April 11th 
I have your note of
the 7th and am much obliged
to you for it.1
The newspapers are full of rumors
about Mr. Chase,2 but I cannot
think there is the least foundation
for them. I have had too much
experience in these matters not to
know how almost universally false
such stories are, and I have known
Mr. Chase too long and well to
imagine that he has been governed
by any unworthy motives, in the course
he has taken.
I am pained to be obliged to differ
from him so widely & to find that
he is, as it seems to me, so much
mistaken, but that he is going
to prove false to the principles
he has supported through life,
I do not for an instant believe.
Col. T. W. Higginson
Source: New-York Historical Society. Not to be copied, quoted, or used in any manner without written permission from the New-York Historical Society.
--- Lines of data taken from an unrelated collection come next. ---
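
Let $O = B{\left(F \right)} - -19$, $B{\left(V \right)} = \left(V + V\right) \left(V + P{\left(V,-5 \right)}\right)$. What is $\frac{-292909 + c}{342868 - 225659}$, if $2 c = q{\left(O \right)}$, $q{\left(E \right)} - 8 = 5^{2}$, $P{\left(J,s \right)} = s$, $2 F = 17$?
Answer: $- \frac{585785}{234418} \approx -2.4989$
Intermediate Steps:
$F = \frac{17}{2}$ ($F = \frac{1}{2} \cdot 17 = \frac{17}{2} \approx 8.5$)
$B{\left(V \right)} = 2 V \left(-5 + V\right)$ ($B{\left(V \right)} = \left(V + V\right) \left(V - 5\right) = 2 V \left(-5 + V\right)$)
$O = \frac{157}{2}$ ($O = 2 \cdot \frac{17}{2} \left(-5 + \frac{17}{2}\right) - -19 = 2 \cdot \frac{17}{2} \cdot \frac{7}{2} + 19 = \frac{119}{2} + 19 = \frac{157}{2} \approx 78.5$)
$q{\left(E \right)} = 33$ ($q{\left(E \right)} = 8 + 5^{2} = 8 + 25 = 33$)
$c = \frac{33}{2}$ ($c = \frac{1}{2} \cdot 33 = \frac{33}{2} \approx 16.5$)
$\frac{-292909 + c}{342868 - 225659} = \frac{-292909 + \frac{33}{2}}{342868 - 225659} = - \frac{585785}{2 \cdot 117209} = \left(- \frac{585785}{2}\right) \frac{1}{117209} = - \frac{585785}{234418}$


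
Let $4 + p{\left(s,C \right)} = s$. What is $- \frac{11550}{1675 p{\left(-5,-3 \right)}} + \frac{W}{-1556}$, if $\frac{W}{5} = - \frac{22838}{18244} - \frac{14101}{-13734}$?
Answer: $\frac{1252033578253}{1632606492762} \approx 0.76689$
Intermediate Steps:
$p{\left(s,C \right)} = -4 + s$
$W = - \frac{35249030}{31320387}$ ($W = 5 \left(- \frac{22838}{18244} - \frac{14101}{-13734}\right) = 5 \left(\left(-22838\right) \frac{1}{18244} - - \frac{14101}{13734}\right) = 5 \left(- \frac{11419}{9122} + \frac{14101}{13734}\right) = 5 \left(- \frac{7049806}{31320387}\right) = - \frac{35249030}{31320387} \approx -1.1254$)
$- \frac{11550}{1675 p{\left(-5,-3 \right)}} + \frac{W}{-1556} = - \frac{11550}{1675 \left(-4 - 5\right)} - \frac{35249030}{31320387 \left(-1556\right)} = - \frac{11550}{1675 \left(-9\right)} - - \frac{17624515}{24367261086} = - \frac{11550}{-15075} + \frac{17624515}{24367261086} = \left(-11550\right) \left(- \frac{1}{15075}\right) + \frac{17624515}{24367261086} = \frac{154}{201} + \frac{17624515}{24367261086} = \frac{1252033578253}{1632606492762}$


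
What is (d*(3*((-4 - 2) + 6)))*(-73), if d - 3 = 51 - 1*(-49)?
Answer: 0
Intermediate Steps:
d = 103 (d = 3 + (51 - 1*(-49)) = 3 + (51 + 49) = 3 + 100 = 103)
(d*(3*((-4 - 2) + 6)))*(-73) = (103*(3*((-4 - 2) + 6)))*(-73) = (103*(3*(-6 + 6)))*(-73) = (103*(3*0))*(-73) = (103*0)*(-73) = 0*(-73) = 0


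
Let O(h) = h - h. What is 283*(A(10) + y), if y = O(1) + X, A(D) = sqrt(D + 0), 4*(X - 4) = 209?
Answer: 63675/4 + 283*sqrt(10) ≈ 16814.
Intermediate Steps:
X = 225/4 (X = 4 + (1/4)*209 = 4 + 209/4 = 225/4 ≈ 56.250)
A(D) = sqrt(D)
O(h) = 0
y = 225/4 (y = 0 + 225/4 = 225/4 ≈ 56.250)
283*(A(10) + y) = 283*(sqrt(10) + 225/4) = 283*(225/4 + sqrt(10)) = 63675/4 + 283*sqrt(10)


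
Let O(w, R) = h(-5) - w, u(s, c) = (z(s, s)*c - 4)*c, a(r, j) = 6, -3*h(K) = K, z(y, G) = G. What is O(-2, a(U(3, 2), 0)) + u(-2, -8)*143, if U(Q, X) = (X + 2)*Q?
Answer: -41173/3 ≈ -13724.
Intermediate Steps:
h(K) = -K/3
U(Q, X) = Q*(2 + X) (U(Q, X) = (2 + X)*Q = Q*(2 + X))
u(s, c) = c*(-4 + c*s) (u(s, c) = (s*c - 4)*c = (c*s - 4)*c = (-4 + c*s)*c = c*(-4 + c*s))
O(w, R) = 5/3 - w (O(w, R) = -1/3*(-5) - w = 5/3 - w)
O(-2, a(U(3, 2), 0)) + u(-2, -8)*143 = (5/3 - 1*(-2)) - 8*(-4 - 8*(-2))*143 = (5/3 + 2) - 8*(-4 + 16)*143 = 11/3 - 8*12*143 = 11/3 - 96*143 = 11/3 - 13728 = -41173/3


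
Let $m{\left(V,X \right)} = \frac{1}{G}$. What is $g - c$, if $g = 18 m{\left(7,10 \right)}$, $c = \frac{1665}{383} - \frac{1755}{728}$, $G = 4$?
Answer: $\frac{54981}{21448} \approx 2.5635$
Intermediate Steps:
$m{\left(V,X \right)} = \frac{1}{4}$
$c = \frac{41535}{21448}$ ($c = 1665 \cdot \frac{1}{383} - \frac{135}{56} = \frac{1665}{383} - \frac{135}{56} = \frac{41535}{21448} \approx 1.9365$)
$g = \frac{9}{2}$ ($g = 18 \cdot \frac{1}{4} = \frac{9}{2} \approx 4.5$)
$g - c = \frac{9}{2} - \frac{41535}{21448} = \frac{54981}{21448}$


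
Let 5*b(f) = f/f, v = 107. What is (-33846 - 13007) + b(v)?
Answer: -234264/5 ≈ -46853.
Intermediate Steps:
b(f) = ⅕ (b(f) = (f/f)/5 = (⅕)*1 = ⅕)
(-33846 - 13007) + b(v) = (-33846 - 13007) + ⅕ = -46853 + ⅕ = -234264/5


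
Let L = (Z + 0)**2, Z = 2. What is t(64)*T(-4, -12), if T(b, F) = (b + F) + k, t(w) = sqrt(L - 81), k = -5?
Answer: -21*I*sqrt(77) ≈ -184.27*I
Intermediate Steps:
L = 4 (L = (2 + 0)**2 = 2**2 = 4)
t(w) = I*sqrt(77) (t(w) = sqrt(4 - 81) = sqrt(-77) = I*sqrt(77))
T(b, F) = -5 + F + b (T(b, F) = (b + F) - 5 = (F + b) - 5 = -5 + F + b)
t(64)*T(-4, -12) = (I*sqrt(77))*(-5 - 12 - 4) = (I*sqrt(77))*(-21) = -21*I*sqrt(77)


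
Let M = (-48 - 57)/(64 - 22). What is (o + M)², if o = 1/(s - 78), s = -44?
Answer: 23409/3721 ≈ 6.2911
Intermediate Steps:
o = -1/122 (o = 1/(-44 - 78) = 1/(-122) = -1/122 ≈ -0.0081967)
M = -5/2 (M = -105/42 = -105*1/42 = -5/2 ≈ -2.5000)
(o + M)² = (-1/122 - 5/2)² = (-153/61)² = 23409/3721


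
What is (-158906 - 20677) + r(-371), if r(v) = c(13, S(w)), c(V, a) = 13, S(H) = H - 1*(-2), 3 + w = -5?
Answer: -179570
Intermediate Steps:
w = -8 (w = -3 - 5 = -8)
S(H) = 2 + H (S(H) = H + 2 = 2 + H)
r(v) = 13
(-158906 - 20677) + r(-371) = (-158906 - 20677) + 13 = -179583 + 13 = -179570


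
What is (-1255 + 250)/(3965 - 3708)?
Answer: -1005/257 ≈ -3.9105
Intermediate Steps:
(-1255 + 250)/(3965 - 3708) = -1005/257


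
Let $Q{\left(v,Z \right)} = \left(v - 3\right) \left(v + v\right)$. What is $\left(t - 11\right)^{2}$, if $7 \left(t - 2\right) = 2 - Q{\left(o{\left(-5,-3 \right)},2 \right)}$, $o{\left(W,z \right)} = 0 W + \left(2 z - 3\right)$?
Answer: $\frac{76729}{49} \approx 1565.9$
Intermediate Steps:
$o{\left(W,z \right)} = -3 + 2 z$ ($o{\left(W,z \right)} = 0 + \left(-3 + 2 z\right) = -3 + 2 z$)
$Q{\left(v,Z \right)} = 2 v \left(-3 + v\right)$ ($Q{\left(v,Z \right)} = \left(-3 + v\right) 2 v = 2 v \left(-3 + v\right)$)
$t = - \frac{200}{7}$ ($t = 2 + \frac{2 - 2 \left(-3 + 2 \left(-3\right)\right) \left(-3 + \left(-3 + 2 \left(-3\right)\right)\right)}{7} = 2 + \frac{2 - 2 \left(-3 - 6\right) \left(-3 - 9\right)}{7} = 2 + \frac{2 - 2 \left(-9\right) \left(-3 - 9\right)}{7} = 2 + \frac{2 - 2 \left(-9\right) \left(-12\right)}{7} = 2 + \frac{2 - 216}{7} = 2 + \frac{1}{7} \left(-214\right) = 2 - \frac{214}{7} = - \frac{200}{7} \approx -28.571$)
$\left(t - 11\right)^{2} = \left(- \frac{200}{7} - 11\right)^{2} = \left(- \frac{277}{7}\right)^{2} = \frac{76729}{49}$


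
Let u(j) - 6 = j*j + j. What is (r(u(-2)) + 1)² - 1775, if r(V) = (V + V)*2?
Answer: -686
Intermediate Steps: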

1. On March 31, 1868, after Chase expressed his right as presiding judge to rule on questions of evidence in the impeachment trial, Sumner proposed two motions protesting such right. Both motions were defeated (Congressional Globe, 40th Cong., 2nd sess., supp. 59, 63). Higginson wrote to thank Sumner for his recent opinion "The Chief Justice, Presiding in the Senate, Cannot Rule or Vote." Higginson to Sumner, April 7, 1868, Beverly Palmer, Papers of Charles Sumner, 41:476; Charles Sumner, Works, 16:98-133).
2. Higginson asked Sumner if he had heard the story that Chase had earlier consulted certain Democrats about the presidential nomination, and advised checking out the story. The New York Tribune (April 1, 1868) and the New York Evening Post (March 23, 1868) printed reports about Chase's possible candidacy in 1868.